Informasi Terdakwa dan Kerugian Negara

Sebagai informasi, ada empat orang yang telah menjalani persidangan dalam kasus ini: Mulyatsyah (Direktur SMP Kemendikbudristek 2020), Sri Wahyuningsih (Direktur Sekolah Dasar Direktorat Jenderal PAUD, Dikdas, dan Dikmen 2020-2021), Ibrahim Arief alias Ibam (tenaga konsultan), dan Eks Mendikbudristek Nadiem Makarim.
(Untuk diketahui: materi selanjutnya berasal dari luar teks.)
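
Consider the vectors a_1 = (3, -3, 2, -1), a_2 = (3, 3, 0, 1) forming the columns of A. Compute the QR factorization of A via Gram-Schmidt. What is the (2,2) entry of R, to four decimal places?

a_1 = (3, -3, 2, -1); ‖a_1‖ = 4.7958, so q_1 = (0.6255, -0.6255, 0.4170, -0.2085).
q_1·a_2 = 0.6255·3 + (-0.6255)·3 + 0.4170·0 + (-0.2085)·1 = -0.2085.
u_2 = a_2 + 0.2085·q_1 = (3.1304, 2.8696, 0.0870, 0.9565).
r_{22} = ‖u_2‖ = 4.3539.

r_{22} = 4.3539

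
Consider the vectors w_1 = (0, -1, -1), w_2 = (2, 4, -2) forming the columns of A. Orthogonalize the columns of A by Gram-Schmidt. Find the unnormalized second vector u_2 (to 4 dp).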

Sidang dakwaan Mulyatsyah, Sri, dan Ibam digelar pada Selasa (16/12/2025), sementara sidang dakwaan Nadiem baru digelar awal Januari 2026 karena baru selesai menjalani operasi.

Jaksa mendakwa para terdakwa merugikan keuangan negara sebesar Rp 2,1 triliun. Kerugian negara ini berasal dari angka kemahalan harga laptop Chromebook sebesar Rp 1.567.888.662.716,74 (Rp 1,5 triliun) dan pengadaan CDM yang tidak diperlukan serta tidak bermanfaat sebesar USD 44.054.426 atau sekitar Rp 621.387.678.730 (Rp 621 miliar).

Satu tersangka lain yang belum disidang adalah eks Stafsus Nadiem, Jurist Tan, yang masih dalam pengejaran Kejagung.